Let me tell you. I am honestly not sure which is harder on a guy’s body. Coming to the abrupt stop when you jump in,
or damn near being pulled into the crevasse by someone else falling in! I got home, took a shower and my upper thighs were one big bruise! We won’t even discuss other parts of the male anatomy that feel pain!
We were taught how to tie special knots that allowed us to prussic up the ropes. These knots slide up a rope, but not down, so you alternate and “walk” up your rope. In the picture above, the lower guy is someone who fell farther into the crvasse before being stopped by his team.
I made it back up, but LORD that was hard!
Now people wonder, why the hell I would do this. Well, I will tell ya, the very next day it came in handy! We were off to climb a small peak called Control Tower (cuz given it’s proximty to the Denali basecamp landing strip, it could be the tower)
We had no problem on the way up
And I made it to the top, no problem
However, on the way back to our camp, in what looked to be a flat, easy section, I stepped on the wrong spot at the wrong time, and broke through! “FALLING” I yelled as soon as I felt it let go, and my rope team threw themselves on the ice axes! I only went as far as my shoulders thanks to them and they popped me right out. But damn, for a second there it was scary!
This is what I was up there for though.
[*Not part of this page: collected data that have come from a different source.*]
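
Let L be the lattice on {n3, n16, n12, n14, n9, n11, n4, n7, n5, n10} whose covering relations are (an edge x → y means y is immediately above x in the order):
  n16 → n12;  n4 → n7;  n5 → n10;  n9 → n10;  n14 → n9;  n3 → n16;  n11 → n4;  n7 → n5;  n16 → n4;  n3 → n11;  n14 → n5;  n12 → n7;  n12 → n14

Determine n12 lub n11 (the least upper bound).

Common upper bounds of {n12, n11}: n10, n5, n7.
The least among these is n7.

n7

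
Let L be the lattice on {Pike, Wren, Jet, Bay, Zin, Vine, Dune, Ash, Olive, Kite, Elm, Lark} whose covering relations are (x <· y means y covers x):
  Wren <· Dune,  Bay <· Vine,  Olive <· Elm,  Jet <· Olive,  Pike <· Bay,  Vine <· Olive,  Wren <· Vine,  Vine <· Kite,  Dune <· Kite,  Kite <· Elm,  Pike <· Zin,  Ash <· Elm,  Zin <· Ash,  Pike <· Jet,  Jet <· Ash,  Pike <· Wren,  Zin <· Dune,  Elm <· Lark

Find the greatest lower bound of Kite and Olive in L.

Vine

Common lower bounds of {Kite, Olive}: Bay, Pike, Vine, Wren.
The greatest among these is Vine.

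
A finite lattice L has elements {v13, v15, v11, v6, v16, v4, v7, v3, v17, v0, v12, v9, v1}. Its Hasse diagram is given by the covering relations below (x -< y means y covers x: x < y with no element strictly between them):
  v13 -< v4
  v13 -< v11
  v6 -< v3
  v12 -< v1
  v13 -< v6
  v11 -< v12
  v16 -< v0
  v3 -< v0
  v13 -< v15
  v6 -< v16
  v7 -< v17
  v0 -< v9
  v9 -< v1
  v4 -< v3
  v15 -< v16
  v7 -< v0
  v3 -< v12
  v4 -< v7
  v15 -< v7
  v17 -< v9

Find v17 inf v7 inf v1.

v7

Common lower bounds of {v17, v7, v1}: v13, v15, v4, v7.
The greatest among these is v7.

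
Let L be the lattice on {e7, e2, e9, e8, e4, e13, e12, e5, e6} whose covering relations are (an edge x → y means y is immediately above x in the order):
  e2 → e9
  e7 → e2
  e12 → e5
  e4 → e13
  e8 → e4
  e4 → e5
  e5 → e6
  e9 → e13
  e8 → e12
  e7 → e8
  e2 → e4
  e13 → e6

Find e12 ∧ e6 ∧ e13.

e8

Common lower bounds of {e12, e6, e13}: e7, e8.
The greatest among these is e8.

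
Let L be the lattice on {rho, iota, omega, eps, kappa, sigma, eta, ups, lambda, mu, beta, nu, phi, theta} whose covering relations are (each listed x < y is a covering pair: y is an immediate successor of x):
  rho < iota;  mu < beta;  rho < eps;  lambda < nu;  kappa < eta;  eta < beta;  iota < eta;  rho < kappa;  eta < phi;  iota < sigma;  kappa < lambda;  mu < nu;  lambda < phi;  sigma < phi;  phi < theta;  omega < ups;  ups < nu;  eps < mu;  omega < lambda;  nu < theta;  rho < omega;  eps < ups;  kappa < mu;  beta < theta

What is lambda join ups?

nu

Common upper bounds of {lambda, ups}: nu, theta.
The least among these is nu.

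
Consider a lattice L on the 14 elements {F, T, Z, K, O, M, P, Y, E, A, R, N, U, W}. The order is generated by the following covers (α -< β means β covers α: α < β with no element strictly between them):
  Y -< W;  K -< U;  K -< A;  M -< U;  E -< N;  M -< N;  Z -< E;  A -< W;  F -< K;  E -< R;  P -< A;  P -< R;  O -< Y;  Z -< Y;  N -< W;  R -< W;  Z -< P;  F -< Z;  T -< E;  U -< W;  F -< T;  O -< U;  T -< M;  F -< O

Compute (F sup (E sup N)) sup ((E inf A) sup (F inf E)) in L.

E ∨ N = N
F ∨ N = N
E ∧ A = Z
F ∧ E = F
Z ∨ F = Z
N ∨ Z = N

N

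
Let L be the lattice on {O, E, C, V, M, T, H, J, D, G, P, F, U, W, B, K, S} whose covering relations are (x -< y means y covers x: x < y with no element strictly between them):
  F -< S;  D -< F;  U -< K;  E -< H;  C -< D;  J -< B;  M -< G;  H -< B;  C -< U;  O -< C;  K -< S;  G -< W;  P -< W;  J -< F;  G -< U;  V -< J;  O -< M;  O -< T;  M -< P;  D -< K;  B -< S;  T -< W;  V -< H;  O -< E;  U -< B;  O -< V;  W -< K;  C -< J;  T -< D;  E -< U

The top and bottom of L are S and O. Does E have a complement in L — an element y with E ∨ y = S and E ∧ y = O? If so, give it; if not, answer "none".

F

Need y with E ∨ y = S and E ∧ y = O.
Checking each element gives: F.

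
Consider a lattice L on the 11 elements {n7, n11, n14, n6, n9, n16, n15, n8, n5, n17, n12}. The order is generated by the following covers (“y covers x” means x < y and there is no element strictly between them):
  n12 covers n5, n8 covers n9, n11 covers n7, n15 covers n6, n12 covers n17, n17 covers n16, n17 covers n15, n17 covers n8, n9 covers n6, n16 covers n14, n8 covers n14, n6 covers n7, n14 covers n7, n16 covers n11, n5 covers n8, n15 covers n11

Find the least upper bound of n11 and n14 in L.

Common upper bounds of {n11, n14}: n12, n16, n17.
The least among these is n16.

n16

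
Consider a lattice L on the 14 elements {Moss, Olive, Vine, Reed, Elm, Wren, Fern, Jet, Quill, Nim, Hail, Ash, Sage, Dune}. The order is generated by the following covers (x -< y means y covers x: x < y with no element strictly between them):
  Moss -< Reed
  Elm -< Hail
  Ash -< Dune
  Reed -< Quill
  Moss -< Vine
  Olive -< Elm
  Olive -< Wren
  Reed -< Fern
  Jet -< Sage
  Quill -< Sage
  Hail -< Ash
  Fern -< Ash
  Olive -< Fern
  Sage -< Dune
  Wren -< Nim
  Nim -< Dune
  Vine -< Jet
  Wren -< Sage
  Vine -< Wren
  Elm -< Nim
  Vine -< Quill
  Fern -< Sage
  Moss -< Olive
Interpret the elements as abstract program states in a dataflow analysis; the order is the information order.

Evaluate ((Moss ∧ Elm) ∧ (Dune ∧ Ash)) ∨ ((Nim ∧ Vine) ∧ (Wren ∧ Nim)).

Vine

Moss ∧ Elm = Moss
Dune ∧ Ash = Ash
Moss ∧ Ash = Moss
Nim ∧ Vine = Vine
Wren ∧ Nim = Wren
Vine ∧ Wren = Vine
Moss ∨ Vine = Vine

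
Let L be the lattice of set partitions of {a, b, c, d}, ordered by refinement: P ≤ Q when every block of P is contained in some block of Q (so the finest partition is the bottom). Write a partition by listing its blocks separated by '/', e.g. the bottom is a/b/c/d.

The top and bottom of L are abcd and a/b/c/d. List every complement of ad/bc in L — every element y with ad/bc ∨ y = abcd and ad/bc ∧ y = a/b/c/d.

a/b/cd, a/bd/c, ab/c/d, ab/cd, ac/b/d, ac/bd

Need y with ad/bc ∨ y = abcd and ad/bc ∧ y = a/b/c/d.
Checking each element gives: a/b/cd, a/bd/c, ab/c/d, ab/cd, ac/b/d, ac/bd.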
Big mountains, adventure crevasses, avalanches. Flying by ski plane so close to mountains you could touch them!
In all my climbs and attempts, never once did I balk because of a slope, a rock climb or a crevasse. I had faith in my skills, and that of the guides. I completely trusted the rope team and they trusted me. Pushing 50 is too old to try again, but no one can ever take away my memories!